The book was published in 1989, and is authored by “the Dollywood Family,” employees at the Dollywood theme park. It’s filled with photos of young Dolly and classic Southern recipes, including chicken and dumplings, apple stack cake, and banana pudding, with credits to the employees the recipes came from. While there isn’t much text, flipping through the cookbook feels like a warm, comforting hug. But the bright, refreshing coleslaw is one of a few recipes in the book that comes from the Queen of Country herself.
Dressed in a punchy, acerbic mixture of white vinegar, pickle juice, and mayonnaise, Dolly’s slaw manages to be creamy, sweet, sour, and salty all at once. Pickle-forward slaw is genius: It’s a side salad and a sandwich topping in one.

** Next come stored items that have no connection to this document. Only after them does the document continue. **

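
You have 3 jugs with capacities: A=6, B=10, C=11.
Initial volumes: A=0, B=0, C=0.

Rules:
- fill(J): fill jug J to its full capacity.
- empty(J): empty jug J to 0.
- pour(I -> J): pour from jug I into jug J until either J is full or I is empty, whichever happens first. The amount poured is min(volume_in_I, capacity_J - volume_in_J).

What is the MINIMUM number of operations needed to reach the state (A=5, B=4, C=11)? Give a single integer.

Answer: 5

Derivation:
BFS from (A=0, B=0, C=0). One shortest path:
  1. fill(B) -> (A=0 B=10 C=0)
  2. pour(B -> C) -> (A=0 B=0 C=10)
  3. fill(B) -> (A=0 B=10 C=10)
  4. pour(B -> A) -> (A=6 B=4 C=10)
  5. pour(A -> C) -> (A=5 B=4 C=11)
Reached target in 5 moves.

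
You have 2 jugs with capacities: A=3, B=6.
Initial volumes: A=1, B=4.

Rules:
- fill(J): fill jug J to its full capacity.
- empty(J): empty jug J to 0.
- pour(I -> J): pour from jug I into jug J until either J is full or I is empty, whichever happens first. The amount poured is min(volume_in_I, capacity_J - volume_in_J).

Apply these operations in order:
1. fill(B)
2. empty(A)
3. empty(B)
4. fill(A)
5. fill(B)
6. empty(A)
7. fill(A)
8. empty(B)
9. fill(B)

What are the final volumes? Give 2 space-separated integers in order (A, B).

Step 1: fill(B) -> (A=1 B=6)
Step 2: empty(A) -> (A=0 B=6)
Step 3: empty(B) -> (A=0 B=0)
Step 4: fill(A) -> (A=3 B=0)
Step 5: fill(B) -> (A=3 B=6)
Step 6: empty(A) -> (A=0 B=6)
Step 7: fill(A) -> (A=3 B=6)
Step 8: empty(B) -> (A=3 B=0)
Step 9: fill(B) -> (A=3 B=6)

Answer: 3 6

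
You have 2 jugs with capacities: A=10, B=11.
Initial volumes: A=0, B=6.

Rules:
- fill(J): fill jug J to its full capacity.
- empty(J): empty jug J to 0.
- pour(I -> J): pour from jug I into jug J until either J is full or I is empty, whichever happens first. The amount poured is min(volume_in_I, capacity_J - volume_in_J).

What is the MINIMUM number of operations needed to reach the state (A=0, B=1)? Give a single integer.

Answer: 3

Derivation:
BFS from (A=0, B=6). One shortest path:
  1. fill(B) -> (A=0 B=11)
  2. pour(B -> A) -> (A=10 B=1)
  3. empty(A) -> (A=0 B=1)
Reached target in 3 moves.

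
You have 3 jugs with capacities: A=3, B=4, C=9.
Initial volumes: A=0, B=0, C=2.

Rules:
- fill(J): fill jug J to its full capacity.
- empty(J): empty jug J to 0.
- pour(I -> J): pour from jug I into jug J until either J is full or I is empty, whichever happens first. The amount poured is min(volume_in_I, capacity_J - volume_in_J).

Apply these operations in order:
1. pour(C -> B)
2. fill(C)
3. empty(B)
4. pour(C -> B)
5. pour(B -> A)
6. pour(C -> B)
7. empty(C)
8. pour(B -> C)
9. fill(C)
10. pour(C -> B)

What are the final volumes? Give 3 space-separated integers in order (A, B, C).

Answer: 3 4 5

Derivation:
Step 1: pour(C -> B) -> (A=0 B=2 C=0)
Step 2: fill(C) -> (A=0 B=2 C=9)
Step 3: empty(B) -> (A=0 B=0 C=9)
Step 4: pour(C -> B) -> (A=0 B=4 C=5)
Step 5: pour(B -> A) -> (A=3 B=1 C=5)
Step 6: pour(C -> B) -> (A=3 B=4 C=2)
Step 7: empty(C) -> (A=3 B=4 C=0)
Step 8: pour(B -> C) -> (A=3 B=0 C=4)
Step 9: fill(C) -> (A=3 B=0 C=9)
Step 10: pour(C -> B) -> (A=3 B=4 C=5)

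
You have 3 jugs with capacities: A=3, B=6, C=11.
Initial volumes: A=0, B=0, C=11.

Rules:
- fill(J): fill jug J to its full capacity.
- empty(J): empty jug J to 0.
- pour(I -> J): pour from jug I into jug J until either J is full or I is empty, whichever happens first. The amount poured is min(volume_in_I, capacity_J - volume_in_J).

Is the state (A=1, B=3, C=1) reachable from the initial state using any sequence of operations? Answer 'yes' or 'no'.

Answer: no

Derivation:
BFS explored all 236 reachable states.
Reachable set includes: (0,0,0), (0,0,1), (0,0,2), (0,0,3), (0,0,4), (0,0,5), (0,0,6), (0,0,7), (0,0,8), (0,0,9), (0,0,10), (0,0,11) ...
Target (A=1, B=3, C=1) not in reachable set → no.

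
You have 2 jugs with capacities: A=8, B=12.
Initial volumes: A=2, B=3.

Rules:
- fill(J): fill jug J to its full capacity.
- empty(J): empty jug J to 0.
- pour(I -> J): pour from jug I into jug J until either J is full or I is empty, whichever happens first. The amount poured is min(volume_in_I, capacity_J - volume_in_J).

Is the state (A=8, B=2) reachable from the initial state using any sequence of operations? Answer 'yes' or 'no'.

Answer: yes

Derivation:
BFS from (A=2, B=3):
  1. empty(B) -> (A=2 B=0)
  2. pour(A -> B) -> (A=0 B=2)
  3. fill(A) -> (A=8 B=2)
Target reached → yes.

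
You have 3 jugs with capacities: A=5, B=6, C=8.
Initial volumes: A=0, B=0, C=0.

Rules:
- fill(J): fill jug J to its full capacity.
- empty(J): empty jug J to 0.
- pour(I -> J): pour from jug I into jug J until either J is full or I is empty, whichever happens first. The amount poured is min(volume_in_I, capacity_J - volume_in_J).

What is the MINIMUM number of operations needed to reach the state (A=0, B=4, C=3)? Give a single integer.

BFS from (A=0, B=0, C=0). One shortest path:
  1. fill(B) -> (A=0 B=6 C=0)
  2. pour(B -> C) -> (A=0 B=0 C=6)
  3. fill(B) -> (A=0 B=6 C=6)
  4. pour(B -> C) -> (A=0 B=4 C=8)
  5. pour(C -> A) -> (A=5 B=4 C=3)
  6. empty(A) -> (A=0 B=4 C=3)
Reached target in 6 moves.

Answer: 6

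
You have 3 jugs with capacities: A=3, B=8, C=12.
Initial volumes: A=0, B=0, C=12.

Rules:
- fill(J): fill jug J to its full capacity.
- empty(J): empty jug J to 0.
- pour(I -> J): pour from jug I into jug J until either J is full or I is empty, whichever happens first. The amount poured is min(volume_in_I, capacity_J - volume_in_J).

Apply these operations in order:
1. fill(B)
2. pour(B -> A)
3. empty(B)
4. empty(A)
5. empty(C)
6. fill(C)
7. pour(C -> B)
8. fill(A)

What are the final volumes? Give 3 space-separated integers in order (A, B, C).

Answer: 3 8 4

Derivation:
Step 1: fill(B) -> (A=0 B=8 C=12)
Step 2: pour(B -> A) -> (A=3 B=5 C=12)
Step 3: empty(B) -> (A=3 B=0 C=12)
Step 4: empty(A) -> (A=0 B=0 C=12)
Step 5: empty(C) -> (A=0 B=0 C=0)
Step 6: fill(C) -> (A=0 B=0 C=12)
Step 7: pour(C -> B) -> (A=0 B=8 C=4)
Step 8: fill(A) -> (A=3 B=8 C=4)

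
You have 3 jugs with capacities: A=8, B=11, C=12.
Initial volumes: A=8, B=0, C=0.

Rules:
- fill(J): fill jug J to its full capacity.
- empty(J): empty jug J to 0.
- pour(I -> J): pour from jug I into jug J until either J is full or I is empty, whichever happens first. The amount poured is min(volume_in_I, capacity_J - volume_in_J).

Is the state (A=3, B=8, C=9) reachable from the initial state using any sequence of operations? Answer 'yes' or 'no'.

BFS explored all 634 reachable states.
Reachable set includes: (0,0,0), (0,0,1), (0,0,2), (0,0,3), (0,0,4), (0,0,5), (0,0,6), (0,0,7), (0,0,8), (0,0,9), (0,0,10), (0,0,11) ...
Target (A=3, B=8, C=9) not in reachable set → no.

Answer: no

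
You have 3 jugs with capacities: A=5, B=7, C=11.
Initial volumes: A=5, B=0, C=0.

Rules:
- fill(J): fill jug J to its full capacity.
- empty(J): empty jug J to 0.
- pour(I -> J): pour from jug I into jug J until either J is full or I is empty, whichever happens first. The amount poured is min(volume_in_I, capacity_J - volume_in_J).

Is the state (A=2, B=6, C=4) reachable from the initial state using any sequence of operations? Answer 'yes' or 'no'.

Answer: no

Derivation:
BFS explored all 336 reachable states.
Reachable set includes: (0,0,0), (0,0,1), (0,0,2), (0,0,3), (0,0,4), (0,0,5), (0,0,6), (0,0,7), (0,0,8), (0,0,9), (0,0,10), (0,0,11) ...
Target (A=2, B=6, C=4) not in reachable set → no.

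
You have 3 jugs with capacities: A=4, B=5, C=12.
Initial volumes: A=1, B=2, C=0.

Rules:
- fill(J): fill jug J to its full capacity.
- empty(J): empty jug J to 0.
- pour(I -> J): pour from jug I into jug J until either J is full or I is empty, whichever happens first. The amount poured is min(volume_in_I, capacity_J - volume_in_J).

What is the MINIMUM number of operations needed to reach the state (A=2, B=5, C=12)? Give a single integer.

BFS from (A=1, B=2, C=0). One shortest path:
  1. empty(A) -> (A=0 B=2 C=0)
  2. fill(C) -> (A=0 B=2 C=12)
  3. pour(B -> A) -> (A=2 B=0 C=12)
  4. fill(B) -> (A=2 B=5 C=12)
Reached target in 4 moves.

Answer: 4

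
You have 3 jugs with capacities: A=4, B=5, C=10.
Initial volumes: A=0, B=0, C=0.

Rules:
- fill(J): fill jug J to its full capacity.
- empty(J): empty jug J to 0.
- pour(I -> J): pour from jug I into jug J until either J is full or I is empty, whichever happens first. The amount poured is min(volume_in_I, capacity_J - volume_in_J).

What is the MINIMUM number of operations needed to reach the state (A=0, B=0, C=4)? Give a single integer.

BFS from (A=0, B=0, C=0). One shortest path:
  1. fill(A) -> (A=4 B=0 C=0)
  2. pour(A -> C) -> (A=0 B=0 C=4)
Reached target in 2 moves.

Answer: 2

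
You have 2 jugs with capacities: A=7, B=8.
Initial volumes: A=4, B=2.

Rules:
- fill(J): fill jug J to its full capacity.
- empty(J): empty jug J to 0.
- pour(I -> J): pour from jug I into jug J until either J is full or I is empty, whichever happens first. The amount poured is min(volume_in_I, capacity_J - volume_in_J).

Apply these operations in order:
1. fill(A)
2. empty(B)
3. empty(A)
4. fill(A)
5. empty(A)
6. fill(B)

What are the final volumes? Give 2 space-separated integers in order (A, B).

Answer: 0 8

Derivation:
Step 1: fill(A) -> (A=7 B=2)
Step 2: empty(B) -> (A=7 B=0)
Step 3: empty(A) -> (A=0 B=0)
Step 4: fill(A) -> (A=7 B=0)
Step 5: empty(A) -> (A=0 B=0)
Step 6: fill(B) -> (A=0 B=8)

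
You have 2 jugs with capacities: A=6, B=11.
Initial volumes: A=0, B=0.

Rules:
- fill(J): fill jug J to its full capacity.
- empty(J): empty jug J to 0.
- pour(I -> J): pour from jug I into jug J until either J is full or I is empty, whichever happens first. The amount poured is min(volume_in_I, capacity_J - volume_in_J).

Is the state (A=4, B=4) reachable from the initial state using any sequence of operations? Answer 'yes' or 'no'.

Answer: no

Derivation:
BFS explored all 34 reachable states.
Reachable set includes: (0,0), (0,1), (0,2), (0,3), (0,4), (0,5), (0,6), (0,7), (0,8), (0,9), (0,10), (0,11) ...
Target (A=4, B=4) not in reachable set → no.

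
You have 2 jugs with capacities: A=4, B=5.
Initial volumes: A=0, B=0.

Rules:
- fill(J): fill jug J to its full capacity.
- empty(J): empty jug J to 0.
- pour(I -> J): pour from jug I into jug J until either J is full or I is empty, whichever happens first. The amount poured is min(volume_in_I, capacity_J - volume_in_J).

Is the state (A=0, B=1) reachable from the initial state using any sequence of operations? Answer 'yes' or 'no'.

BFS from (A=0, B=0):
  1. fill(B) -> (A=0 B=5)
  2. pour(B -> A) -> (A=4 B=1)
  3. empty(A) -> (A=0 B=1)
Target reached → yes.

Answer: yes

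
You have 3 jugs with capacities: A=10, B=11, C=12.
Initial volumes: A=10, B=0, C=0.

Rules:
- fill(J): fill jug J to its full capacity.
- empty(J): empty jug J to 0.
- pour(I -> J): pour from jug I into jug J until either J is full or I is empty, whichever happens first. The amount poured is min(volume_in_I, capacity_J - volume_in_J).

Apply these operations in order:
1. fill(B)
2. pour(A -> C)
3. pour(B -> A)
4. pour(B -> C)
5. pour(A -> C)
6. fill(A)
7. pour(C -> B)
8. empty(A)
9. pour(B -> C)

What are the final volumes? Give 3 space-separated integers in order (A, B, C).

Answer: 0 0 12

Derivation:
Step 1: fill(B) -> (A=10 B=11 C=0)
Step 2: pour(A -> C) -> (A=0 B=11 C=10)
Step 3: pour(B -> A) -> (A=10 B=1 C=10)
Step 4: pour(B -> C) -> (A=10 B=0 C=11)
Step 5: pour(A -> C) -> (A=9 B=0 C=12)
Step 6: fill(A) -> (A=10 B=0 C=12)
Step 7: pour(C -> B) -> (A=10 B=11 C=1)
Step 8: empty(A) -> (A=0 B=11 C=1)
Step 9: pour(B -> C) -> (A=0 B=0 C=12)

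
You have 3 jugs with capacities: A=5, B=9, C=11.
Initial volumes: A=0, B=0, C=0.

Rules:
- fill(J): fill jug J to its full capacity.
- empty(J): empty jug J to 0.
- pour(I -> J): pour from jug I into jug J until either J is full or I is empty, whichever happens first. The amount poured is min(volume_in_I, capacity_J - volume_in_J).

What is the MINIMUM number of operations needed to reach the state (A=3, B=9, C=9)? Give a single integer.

BFS from (A=0, B=0, C=0). One shortest path:
  1. fill(A) -> (A=5 B=0 C=0)
  2. fill(B) -> (A=5 B=9 C=0)
  3. pour(B -> C) -> (A=5 B=0 C=9)
  4. fill(B) -> (A=5 B=9 C=9)
  5. pour(A -> C) -> (A=3 B=9 C=11)
  6. empty(C) -> (A=3 B=9 C=0)
  7. pour(B -> C) -> (A=3 B=0 C=9)
  8. fill(B) -> (A=3 B=9 C=9)
Reached target in 8 moves.

Answer: 8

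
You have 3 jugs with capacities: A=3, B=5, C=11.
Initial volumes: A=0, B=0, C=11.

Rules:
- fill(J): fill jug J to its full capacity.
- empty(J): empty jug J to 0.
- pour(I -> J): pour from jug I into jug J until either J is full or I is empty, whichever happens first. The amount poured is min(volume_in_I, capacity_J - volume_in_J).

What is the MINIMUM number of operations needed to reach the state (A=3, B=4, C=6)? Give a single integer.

Answer: 6

Derivation:
BFS from (A=0, B=0, C=11). One shortest path:
  1. fill(B) -> (A=0 B=5 C=11)
  2. pour(B -> A) -> (A=3 B=2 C=11)
  3. empty(A) -> (A=0 B=2 C=11)
  4. pour(B -> A) -> (A=2 B=0 C=11)
  5. pour(C -> B) -> (A=2 B=5 C=6)
  6. pour(B -> A) -> (A=3 B=4 C=6)
Reached target in 6 moves.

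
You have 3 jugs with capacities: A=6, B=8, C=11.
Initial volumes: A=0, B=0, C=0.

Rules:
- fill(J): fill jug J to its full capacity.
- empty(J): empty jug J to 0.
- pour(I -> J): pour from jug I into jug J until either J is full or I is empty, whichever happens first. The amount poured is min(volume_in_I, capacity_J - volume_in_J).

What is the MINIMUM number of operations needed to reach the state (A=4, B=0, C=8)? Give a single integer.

Answer: 5

Derivation:
BFS from (A=0, B=0, C=0). One shortest path:
  1. fill(A) -> (A=6 B=0 C=0)
  2. pour(A -> B) -> (A=0 B=6 C=0)
  3. fill(A) -> (A=6 B=6 C=0)
  4. pour(A -> B) -> (A=4 B=8 C=0)
  5. pour(B -> C) -> (A=4 B=0 C=8)
Reached target in 5 moves.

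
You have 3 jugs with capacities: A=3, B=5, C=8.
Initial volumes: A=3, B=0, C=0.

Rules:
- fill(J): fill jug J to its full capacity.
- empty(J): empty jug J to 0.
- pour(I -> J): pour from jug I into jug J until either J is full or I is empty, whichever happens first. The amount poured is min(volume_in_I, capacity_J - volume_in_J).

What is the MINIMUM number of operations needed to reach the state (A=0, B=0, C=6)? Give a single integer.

Answer: 3

Derivation:
BFS from (A=3, B=0, C=0). One shortest path:
  1. pour(A -> C) -> (A=0 B=0 C=3)
  2. fill(A) -> (A=3 B=0 C=3)
  3. pour(A -> C) -> (A=0 B=0 C=6)
Reached target in 3 moves.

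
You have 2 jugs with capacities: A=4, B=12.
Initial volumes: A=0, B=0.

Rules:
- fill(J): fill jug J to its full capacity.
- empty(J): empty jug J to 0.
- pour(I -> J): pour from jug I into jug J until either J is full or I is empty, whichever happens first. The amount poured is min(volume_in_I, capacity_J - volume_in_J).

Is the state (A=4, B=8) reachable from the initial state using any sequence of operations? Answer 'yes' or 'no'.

Answer: yes

Derivation:
BFS from (A=0, B=0):
  1. fill(B) -> (A=0 B=12)
  2. pour(B -> A) -> (A=4 B=8)
Target reached → yes.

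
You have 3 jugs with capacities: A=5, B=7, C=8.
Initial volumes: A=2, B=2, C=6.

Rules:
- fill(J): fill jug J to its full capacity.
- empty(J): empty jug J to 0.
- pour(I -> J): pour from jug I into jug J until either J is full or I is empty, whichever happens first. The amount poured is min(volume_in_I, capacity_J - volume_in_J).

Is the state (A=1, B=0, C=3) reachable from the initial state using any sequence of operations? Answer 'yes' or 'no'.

BFS from (A=2, B=2, C=6):
  1. fill(A) -> (A=5 B=2 C=6)
  2. empty(B) -> (A=5 B=0 C=6)
  3. pour(A -> B) -> (A=0 B=5 C=6)
  4. pour(B -> C) -> (A=0 B=3 C=8)
  5. pour(C -> A) -> (A=5 B=3 C=3)
  6. pour(A -> B) -> (A=1 B=7 C=3)
  7. empty(B) -> (A=1 B=0 C=3)
Target reached → yes.

Answer: yes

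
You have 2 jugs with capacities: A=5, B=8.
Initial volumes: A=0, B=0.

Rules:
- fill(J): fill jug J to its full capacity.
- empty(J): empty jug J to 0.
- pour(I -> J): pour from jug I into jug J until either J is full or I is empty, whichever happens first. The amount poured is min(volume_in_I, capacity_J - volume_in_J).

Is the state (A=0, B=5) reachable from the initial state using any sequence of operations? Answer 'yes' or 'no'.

BFS from (A=0, B=0):
  1. fill(A) -> (A=5 B=0)
  2. pour(A -> B) -> (A=0 B=5)
Target reached → yes.

Answer: yes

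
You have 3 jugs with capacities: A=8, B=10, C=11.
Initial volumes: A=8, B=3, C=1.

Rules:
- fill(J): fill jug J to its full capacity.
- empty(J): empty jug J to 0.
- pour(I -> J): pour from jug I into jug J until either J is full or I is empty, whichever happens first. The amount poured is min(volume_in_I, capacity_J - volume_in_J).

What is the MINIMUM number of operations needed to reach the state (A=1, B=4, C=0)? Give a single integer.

Answer: 6

Derivation:
BFS from (A=8, B=3, C=1). One shortest path:
  1. empty(A) -> (A=0 B=3 C=1)
  2. pour(C -> A) -> (A=1 B=3 C=0)
  3. fill(C) -> (A=1 B=3 C=11)
  4. pour(C -> B) -> (A=1 B=10 C=4)
  5. empty(B) -> (A=1 B=0 C=4)
  6. pour(C -> B) -> (A=1 B=4 C=0)
Reached target in 6 moves.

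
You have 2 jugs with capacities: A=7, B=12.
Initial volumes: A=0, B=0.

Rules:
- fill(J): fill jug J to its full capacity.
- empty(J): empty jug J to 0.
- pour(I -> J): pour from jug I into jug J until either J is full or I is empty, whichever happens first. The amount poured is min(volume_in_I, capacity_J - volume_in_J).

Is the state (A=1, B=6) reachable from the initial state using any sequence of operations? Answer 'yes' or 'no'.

BFS explored all 38 reachable states.
Reachable set includes: (0,0), (0,1), (0,2), (0,3), (0,4), (0,5), (0,6), (0,7), (0,8), (0,9), (0,10), (0,11) ...
Target (A=1, B=6) not in reachable set → no.

Answer: no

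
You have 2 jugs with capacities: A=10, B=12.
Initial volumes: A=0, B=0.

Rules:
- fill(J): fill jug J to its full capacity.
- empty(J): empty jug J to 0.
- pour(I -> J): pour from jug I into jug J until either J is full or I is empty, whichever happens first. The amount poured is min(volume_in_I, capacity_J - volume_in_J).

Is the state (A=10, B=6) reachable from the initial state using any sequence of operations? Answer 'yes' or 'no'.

Answer: yes

Derivation:
BFS from (A=0, B=0):
  1. fill(B) -> (A=0 B=12)
  2. pour(B -> A) -> (A=10 B=2)
  3. empty(A) -> (A=0 B=2)
  4. pour(B -> A) -> (A=2 B=0)
  5. fill(B) -> (A=2 B=12)
  6. pour(B -> A) -> (A=10 B=4)
  7. empty(A) -> (A=0 B=4)
  8. pour(B -> A) -> (A=4 B=0)
  9. fill(B) -> (A=4 B=12)
  10. pour(B -> A) -> (A=10 B=6)
Target reached → yes.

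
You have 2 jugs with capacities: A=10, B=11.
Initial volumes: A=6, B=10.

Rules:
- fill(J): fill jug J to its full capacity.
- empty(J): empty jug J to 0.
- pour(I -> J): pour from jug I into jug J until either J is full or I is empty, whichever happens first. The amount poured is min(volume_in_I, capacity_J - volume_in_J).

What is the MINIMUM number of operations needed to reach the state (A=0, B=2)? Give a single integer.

Answer: 8

Derivation:
BFS from (A=6, B=10). One shortest path:
  1. empty(A) -> (A=0 B=10)
  2. fill(B) -> (A=0 B=11)
  3. pour(B -> A) -> (A=10 B=1)
  4. empty(A) -> (A=0 B=1)
  5. pour(B -> A) -> (A=1 B=0)
  6. fill(B) -> (A=1 B=11)
  7. pour(B -> A) -> (A=10 B=2)
  8. empty(A) -> (A=0 B=2)
Reached target in 8 moves.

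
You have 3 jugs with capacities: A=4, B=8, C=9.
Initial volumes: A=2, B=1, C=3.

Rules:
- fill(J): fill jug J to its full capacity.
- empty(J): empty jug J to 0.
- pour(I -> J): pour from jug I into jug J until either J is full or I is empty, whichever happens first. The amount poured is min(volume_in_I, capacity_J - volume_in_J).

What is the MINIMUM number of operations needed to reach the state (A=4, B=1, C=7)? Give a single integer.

BFS from (A=2, B=1, C=3). One shortest path:
  1. fill(C) -> (A=2 B=1 C=9)
  2. pour(C -> A) -> (A=4 B=1 C=7)
Reached target in 2 moves.

Answer: 2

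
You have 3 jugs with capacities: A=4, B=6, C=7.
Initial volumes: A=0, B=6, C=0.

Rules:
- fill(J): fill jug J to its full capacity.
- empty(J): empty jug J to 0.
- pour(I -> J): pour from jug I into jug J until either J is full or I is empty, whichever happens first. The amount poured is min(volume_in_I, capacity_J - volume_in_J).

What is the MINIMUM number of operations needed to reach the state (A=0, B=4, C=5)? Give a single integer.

Answer: 6

Derivation:
BFS from (A=0, B=6, C=0). One shortest path:
  1. fill(C) -> (A=0 B=6 C=7)
  2. pour(B -> A) -> (A=4 B=2 C=7)
  3. empty(A) -> (A=0 B=2 C=7)
  4. pour(B -> A) -> (A=2 B=0 C=7)
  5. pour(C -> A) -> (A=4 B=0 C=5)
  6. pour(A -> B) -> (A=0 B=4 C=5)
Reached target in 6 moves.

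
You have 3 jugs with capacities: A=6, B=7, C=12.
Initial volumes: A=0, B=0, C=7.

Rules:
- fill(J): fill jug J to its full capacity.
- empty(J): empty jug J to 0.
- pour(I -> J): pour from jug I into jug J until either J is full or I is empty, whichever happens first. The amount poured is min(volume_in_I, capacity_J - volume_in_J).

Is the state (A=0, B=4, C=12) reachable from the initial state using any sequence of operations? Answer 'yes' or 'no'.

BFS from (A=0, B=0, C=7):
  1. fill(B) -> (A=0 B=7 C=7)
  2. pour(B -> C) -> (A=0 B=2 C=12)
  3. empty(C) -> (A=0 B=2 C=0)
  4. pour(B -> C) -> (A=0 B=0 C=2)
  5. fill(B) -> (A=0 B=7 C=2)
  6. pour(B -> C) -> (A=0 B=0 C=9)
  7. fill(B) -> (A=0 B=7 C=9)
  8. pour(B -> C) -> (A=0 B=4 C=12)
Target reached → yes.

Answer: yes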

Dolly’s recipe calls for chopped green or purple cabbage and onion, grated carrot, diced red bell pepper, and minced dill pickle. If you don’t have a jar of pickles on hand, Dolly recommends using pickle relish. To make the salad, you simply have to toss all the vegetables in a bowl with one part pickle juice, one part white vinegar, and four parts mayonnaise, and season with a touch of granulated sugar, salt, and black pepper. It’s a formula so simple you could memorize it, and it can be made all in one bowl—you don’t even have to whisk the dressing together in a separate vessel.
(Excerpt) Read more at epicurious.com ...
Both pickles and pickle relish can be bought as dill or sweet. I make the coleslaw in our house and I've known about the pickles/pickle juice for years. I have to watch my sugar intake, so I only use non sweet dill pickles or non sweet dill relish. I prefer to use kosher dill pickles and some of the brine. I chop the cabbage, onions, carrots and pickles in a food processor. I usually add a jalapeno, but I have never tried bell peppers as Dolly does. If you like a sweeter flavor in the coleslaw, by all means use sweet dill relish or sweet/bread & butter pickles. I add a pinch of stevia for sweetness.
She makes it sound like a religious epiphany.
I often substitute jalapeño juice for pickle juice. Similar product... but warmer.
A very small amount of mustard imho, just a hint, no more.
Add some chow-chow.......................
laws yes
Red Slaw is a MUST on pulled pork
As opposed to a non-religious epiphany?.................🤔
“with a touch of granulated sugar,”
No. No, no, no. Sugar does not belong in cole slaw.
you in tx? :)
agreed
Miracle whip, butter and pickles.
Have been hungry for some coleslaw all day.
I just buy a tub of slaw and add mayonnaise, vinegar with a sprinkling of sugar.
Great!!!
youll start a war!
I make a sauteed chicken dish for my wife that we call Pickle Chix. Diced onions, garlic, diced dill pickles and another 1/2 cup of dill pickle juice mixed with a little Dijon mustard and an egg yolk all whisked together to make the sauce. After sauteing the flatted chix cutlets, reduce the sauce and pour over the chicken. Yummo.
never had good store bought
sounds ok
You can buy dill pickle relish, but I really prefer the juice. We always put pickle juice in our tuna salad, along with celery salt, usually sweet pickle juice, but dill pickle juice is good, too.
I wonder whether pickle juice tastes s a Southern thing or a Tennessee thing?
We have dill pickle relish up here - that’s probably what I’d use.
Actually, I make a potato salad that is pretty popular for similar reason:
Boiled potatoes, broken up into pcs.
Hard boiled eggs, sliced into pcs.
Chopped dill pickle (Strubs are the best)
Chopped spring onion
Chopped celery
Real bacon pieces - crispy
Parsley
Salt, pepper and mayonnaise (NOT Miracle Whip) to taste
A bit of lemon juice or a little extra pickle brine if desired.